Réduire le déficit de 13,8 milliards d’euros : c’est l’objectif présenté par l’Assurance maladie dans son rapport annuel "Charges et produits" pour rétablir l’équilibre des comptes. L’enjeu est aujourd’hui considérable, avec la progression des maladies chroniques (cancers, diabète, maladies cardiovasculaires, obésité…), qui pèsent lourdement sur les dépenses de santé. À l’horizon 2035, l’Assurance Maladie a estimé que près d’une personne sur deux serait concernée par l'une de ces dernières, soit 27,7 à 30,4 millions de personnes.
Paradoxalement, beaucoup sont surtout liées à des facteurs de risques qui peuvent être atténués : tabagisme, alimentation déséquilibrée, sédentarité, alcool, pollution... Agir en amont permet d'améliorer la qualité de vie, d'augmenter l'espérance de vie en bonne santé et de réduire les dépenses de santé à long terme.

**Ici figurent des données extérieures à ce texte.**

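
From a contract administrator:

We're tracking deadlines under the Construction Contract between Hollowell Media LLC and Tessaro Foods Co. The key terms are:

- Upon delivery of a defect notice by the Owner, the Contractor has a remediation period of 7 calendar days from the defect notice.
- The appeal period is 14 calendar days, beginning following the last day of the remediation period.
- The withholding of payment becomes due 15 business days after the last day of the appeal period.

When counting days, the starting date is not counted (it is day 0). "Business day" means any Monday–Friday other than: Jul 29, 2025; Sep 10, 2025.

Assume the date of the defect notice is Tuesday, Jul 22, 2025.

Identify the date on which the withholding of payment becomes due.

Adding 7 calendar days to Jul 22, 2025 gives Jul 29, 2025, which is the last day of the remediation period.
The last day of the appeal period: Jul 29, 2025 + 14 days = Aug 12, 2025.
From Tuesday, Aug 12, 2025, 15 business days (Aug 13, Aug 14, Aug 15, Aug 18, …, Aug 29, Sep 1, Sep 2, skipping weekends) brings us to Tuesday, Sep 2, 2025, which is the date on which the withholding of payment becomes due.

Sep 2, 2025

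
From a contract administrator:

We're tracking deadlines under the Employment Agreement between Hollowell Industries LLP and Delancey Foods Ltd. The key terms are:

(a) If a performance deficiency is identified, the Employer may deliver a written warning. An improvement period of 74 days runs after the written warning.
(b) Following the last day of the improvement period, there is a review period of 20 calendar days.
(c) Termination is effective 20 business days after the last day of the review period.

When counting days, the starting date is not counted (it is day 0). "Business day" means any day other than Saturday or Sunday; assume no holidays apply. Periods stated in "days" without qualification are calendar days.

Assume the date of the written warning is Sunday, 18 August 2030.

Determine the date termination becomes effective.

Adding 74 calendar days to 18 August 2030 gives 31 October 2030, which is the last day of the improvement period.
Adding 20 calendar days to 31 October 2030 gives 20 November 2030, which is the last day of the review period.
The date termination becomes effective: 20 business days after Wednesday, 20 November 2030, skipping weekends — Nov 21, Nov 22, Nov 25, Nov 26, …, Dec 16, Dec 17, Dec 18 — lands on Wednesday, 18 December 2030.

18 December 2030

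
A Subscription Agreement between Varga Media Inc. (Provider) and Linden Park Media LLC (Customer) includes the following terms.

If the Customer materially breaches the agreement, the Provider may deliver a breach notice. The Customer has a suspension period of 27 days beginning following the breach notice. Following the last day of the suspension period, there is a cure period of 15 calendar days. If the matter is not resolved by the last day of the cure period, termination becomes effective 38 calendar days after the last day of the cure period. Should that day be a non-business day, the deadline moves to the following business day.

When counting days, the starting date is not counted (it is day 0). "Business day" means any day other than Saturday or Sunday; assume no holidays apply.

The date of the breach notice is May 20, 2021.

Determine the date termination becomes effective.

Adding 27 calendar days to May 20, 2021 gives Jun 16, 2021, which is the last day of the suspension period.
Adding 15 calendar days to Jun 16, 2021 gives Jul 1, 2021, which is the last day of the cure period.
The date termination becomes effective: Jul 1, 2021 + 38 days = Aug 8, 2021. That falls on a Sunday, so it rolls to the next business day, Monday, Aug 9, 2021.

Aug 9, 2021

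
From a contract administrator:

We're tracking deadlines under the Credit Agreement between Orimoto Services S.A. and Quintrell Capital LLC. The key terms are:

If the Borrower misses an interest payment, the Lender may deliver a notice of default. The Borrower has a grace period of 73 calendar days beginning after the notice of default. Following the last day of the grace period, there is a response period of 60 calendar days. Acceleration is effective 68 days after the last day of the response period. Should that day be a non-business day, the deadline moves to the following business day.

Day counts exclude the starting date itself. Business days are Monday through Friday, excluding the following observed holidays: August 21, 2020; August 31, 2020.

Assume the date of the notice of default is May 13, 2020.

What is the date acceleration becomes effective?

November 30, 2020

The last day of the grace period: 73 calendar days after May 13, 2020 is July 25, 2020.
The last day of the response period: July 25, 2020 + 60 days = September 23, 2020.
Adding 68 calendar days to September 23, 2020 gives November 30, 2020, which is the date acceleration becomes effective. November 30, 2020 is a Monday and is not a listed holiday, so no roll-forward applies.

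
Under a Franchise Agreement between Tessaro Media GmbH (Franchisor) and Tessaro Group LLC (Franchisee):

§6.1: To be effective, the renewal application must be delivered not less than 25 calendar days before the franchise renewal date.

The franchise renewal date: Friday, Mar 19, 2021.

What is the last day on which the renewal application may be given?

Mar 19, 2021 minus 25 days is Feb 22, 2021.

Feb 22, 2021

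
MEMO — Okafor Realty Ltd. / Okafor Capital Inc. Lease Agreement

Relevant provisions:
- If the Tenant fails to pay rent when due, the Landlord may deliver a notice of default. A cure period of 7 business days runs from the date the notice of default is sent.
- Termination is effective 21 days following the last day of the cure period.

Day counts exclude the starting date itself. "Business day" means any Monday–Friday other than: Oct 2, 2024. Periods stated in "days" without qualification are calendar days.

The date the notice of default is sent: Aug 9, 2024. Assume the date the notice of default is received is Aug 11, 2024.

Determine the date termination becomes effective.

Sep 10, 2024

The last day of the cure period: counting 7 business days from Friday, Aug 9, 2024 (Aug 12, Aug 13, Aug 14, Aug 15, Aug 16, Aug 19, Aug 20, skipping weekends) reaches Tuesday, Aug 20, 2024.
Adding 21 calendar days to Aug 20, 2024 gives Sep 10, 2024, which is the date termination becomes effective.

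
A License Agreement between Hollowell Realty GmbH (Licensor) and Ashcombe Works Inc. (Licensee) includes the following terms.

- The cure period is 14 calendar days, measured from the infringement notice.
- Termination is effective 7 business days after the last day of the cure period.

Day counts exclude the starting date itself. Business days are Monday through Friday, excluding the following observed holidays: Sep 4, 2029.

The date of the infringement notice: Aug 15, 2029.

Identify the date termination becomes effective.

The last day of the cure period: Aug 15, 2029 + 14 days = Aug 29, 2029.
The date termination becomes effective: 7 business days after Wednesday, Aug 29, 2029, skipping weekends and the listed holiday on Sep 4 — Aug 30, Aug 31, Sep 3, Sep 5, Sep 6, Sep 7, Sep 10 — lands on Monday, Sep 10, 2029.

Sep 10, 2029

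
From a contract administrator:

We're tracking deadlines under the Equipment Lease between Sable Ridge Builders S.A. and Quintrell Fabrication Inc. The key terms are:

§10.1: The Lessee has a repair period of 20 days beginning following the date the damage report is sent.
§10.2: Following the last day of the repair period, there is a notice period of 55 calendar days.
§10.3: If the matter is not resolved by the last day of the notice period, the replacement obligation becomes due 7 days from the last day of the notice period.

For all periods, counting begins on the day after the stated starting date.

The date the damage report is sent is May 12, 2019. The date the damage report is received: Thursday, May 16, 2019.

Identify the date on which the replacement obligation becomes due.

Adding 20 calendar days to May 12, 2019 gives Jun 1, 2019, which is the last day of the repair period.
The last day of the notice period: Jun 1, 2019 + 55 days = Jul 26, 2019.
The date on which the replacement obligation becomes due: Jul 26, 2019 + 7 days = Aug 2, 2019.

Aug 2, 2019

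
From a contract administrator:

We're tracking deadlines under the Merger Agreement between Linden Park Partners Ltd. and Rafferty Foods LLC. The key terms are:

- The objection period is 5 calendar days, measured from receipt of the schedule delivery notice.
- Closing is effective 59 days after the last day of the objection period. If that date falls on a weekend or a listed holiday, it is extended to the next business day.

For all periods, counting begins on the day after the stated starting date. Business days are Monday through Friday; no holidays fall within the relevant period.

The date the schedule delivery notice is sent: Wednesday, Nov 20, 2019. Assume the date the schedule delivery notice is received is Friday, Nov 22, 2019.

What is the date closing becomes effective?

Adding 5 calendar days to Nov 22, 2019 gives Nov 27, 2019, which is the last day of the objection period.
The date closing becomes effective: Nov 27, 2019 + 59 days = Jan 25, 2020. That falls on a Saturday, so it rolls to the next business day, Monday, Jan 27, 2020.

Jan 27, 2020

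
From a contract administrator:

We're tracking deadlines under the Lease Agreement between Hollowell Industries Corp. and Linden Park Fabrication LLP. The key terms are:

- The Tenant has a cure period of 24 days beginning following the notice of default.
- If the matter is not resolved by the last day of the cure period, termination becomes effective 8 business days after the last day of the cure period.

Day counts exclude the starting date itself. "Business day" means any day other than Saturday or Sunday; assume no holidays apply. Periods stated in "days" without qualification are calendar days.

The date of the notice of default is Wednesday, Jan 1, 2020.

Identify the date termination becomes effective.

Feb 5, 2020

The last day of the cure period: Jan 1, 2020 + 24 days = Jan 25, 2020.
From Saturday, Jan 25, 2020, 8 business days (Jan 27, Jan 28, Jan 29, Jan 30, Jan 31, Feb 3, Feb 4, Feb 5, skipping weekends) brings us to Wednesday, Feb 5, 2020, which is the date termination becomes effective.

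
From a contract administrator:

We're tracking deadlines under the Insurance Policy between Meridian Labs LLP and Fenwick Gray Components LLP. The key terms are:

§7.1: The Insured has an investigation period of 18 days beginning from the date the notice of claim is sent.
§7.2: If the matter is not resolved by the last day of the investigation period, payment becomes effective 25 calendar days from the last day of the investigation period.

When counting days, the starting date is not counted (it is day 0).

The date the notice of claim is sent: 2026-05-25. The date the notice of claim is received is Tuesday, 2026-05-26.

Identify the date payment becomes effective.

The last day of the investigation period: 18 calendar days after 2026-05-25 is 2026-06-12.
The date payment becomes effective: 2026-06-12 + 25 days = 2026-07-07.

2026-07-07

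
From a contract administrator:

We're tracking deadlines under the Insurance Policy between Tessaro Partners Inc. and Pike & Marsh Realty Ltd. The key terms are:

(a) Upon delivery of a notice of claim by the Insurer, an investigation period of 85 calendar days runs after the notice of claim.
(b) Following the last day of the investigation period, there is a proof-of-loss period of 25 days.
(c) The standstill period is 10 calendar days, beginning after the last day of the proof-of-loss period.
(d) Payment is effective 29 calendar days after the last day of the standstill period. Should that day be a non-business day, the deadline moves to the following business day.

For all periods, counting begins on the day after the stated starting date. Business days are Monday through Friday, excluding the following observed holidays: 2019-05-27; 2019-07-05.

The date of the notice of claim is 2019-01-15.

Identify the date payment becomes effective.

2019-06-13

The last day of the investigation period: 2019-01-15 + 85 days = 2019-04-10.
The last day of the proof-of-loss period: 2019-04-10 + 25 days = 2019-05-05.
The last day of the standstill period: 10 calendar days after 2019-05-05 is 2019-05-15.
The date payment becomes effective: 29 calendar days after 2019-05-15 is 2019-06-13. 2019-06-13 is a Thursday and is not a listed holiday, so no roll-forward applies.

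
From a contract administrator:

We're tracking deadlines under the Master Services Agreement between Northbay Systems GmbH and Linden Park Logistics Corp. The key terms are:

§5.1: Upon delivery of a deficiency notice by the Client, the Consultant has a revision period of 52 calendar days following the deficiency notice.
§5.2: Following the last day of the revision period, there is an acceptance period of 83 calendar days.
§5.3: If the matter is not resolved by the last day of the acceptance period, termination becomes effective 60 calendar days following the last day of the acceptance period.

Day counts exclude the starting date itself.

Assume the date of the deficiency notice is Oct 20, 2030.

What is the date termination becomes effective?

May 3, 2031

The last day of the revision period: 52 calendar days after Oct 20, 2030 is Dec 11, 2030.
The last day of the acceptance period: Dec 11, 2030 + 83 days = Mar 4, 2031.
The date termination becomes effective: Mar 4, 2031 + 60 days = May 3, 2031.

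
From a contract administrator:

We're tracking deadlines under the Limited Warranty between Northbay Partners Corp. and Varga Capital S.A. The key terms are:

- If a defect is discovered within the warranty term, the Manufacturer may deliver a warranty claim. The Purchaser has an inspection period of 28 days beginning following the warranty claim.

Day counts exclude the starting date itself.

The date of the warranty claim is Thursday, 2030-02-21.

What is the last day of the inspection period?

The last day of the inspection period: 28 calendar days after 2030-02-21 is 2030-03-21.

2030-03-21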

Prévenir plutôt que guérir
L’assurance de santé souhaite agir sur la prévention en passant par l’alimentation. Elle réaffirme ainsi sa volonté de rendre le Nutri-Score obligatoire sur tous les aliments emballés et propose d'y ajouter une indication signalant le caractère ultra-transformé des produits, afin de mieux informer les consommateurs.
Dans son rapport, elle nous rappelle aussi que "la France est parmi les pays avec le plus grand nombre de fumeurs quotidiens (3ème de l'UE derrière la Grèce et la Bulgarie)". En s’inspirant du Royaume-Uni qui en 2026 a interdit la vente de cigarettes à toutes les personnes nées après le 1er janvier 2009, l’Assurance Maladie soutient la proposition de loi "Pour une génération sans tabac" qui a été déposée à l’Assemblée Nationale.
Autre mesure importante, celle de rendre obligatoire le casque, que ce soit à vélo ou sur les "engins de déplacement personnel motorisés" pour les plus de 12 ans.
Encourager le dépistage
Toujours dans une logique de prévention, l’Assurance maladie se mobilise pour une prise en charge précoce grâce au dépistage des enfants.
"Chaque année, près d’un enfant sur quatre en petite section de maternelle ne bénéficie pas d’un bilan de santé de la PMI" est-il écrit dans le rapport.
En matière de santé mentale, l’Assurance maladie s’inquiète de la hausse des tentatives de suicide et des actes d’automutilation chez les jeunes. Elle souhaite agir sur deux leviers prioritaires : réduire les délais d’accès aux soins spécialisés et proposer des prises en charge mieux adaptées à cette tranche d’âge. Elle recommande ainsi de renforcer et d’étendre les dispositifs innovants de soins intégrés, comme Sésame, DIPPE ou le DSPP enfants, qui associent notamment médecins généralistes, infirmiers et psychiatres afin d’améliorer le suivi des enfants et des adolescents.
Campagnes de vaccination
Face au vieillissement de la population, l'Assurance maladie souhaite également le déploiement d'une campagne de vaccination contre les pneumocoques chez les personnes âgées. Cet enjeu est jugé majeur. En effet, les infections à pneumocoque sont responsables d'environ 250 000 hospitalisations et de plusieurs milliers de décès chaque année, pour un coût estimé entre 2,7 et 3,4 milliards d'euros. Or, la couverture vaccinale reste aujourd'hui insuffisante : moins de 20 % des personnes de plus de 65 ans sont vaccinées. L'objectif est donc d'augmenter significativement ce taux afin de prévenir les formes graves de la maladie.
À quelques mois des élections, ce rapport alimente le débat sur la prévention et le système de santé, deux sujets qui devraient être au cœur des propositions des candidats.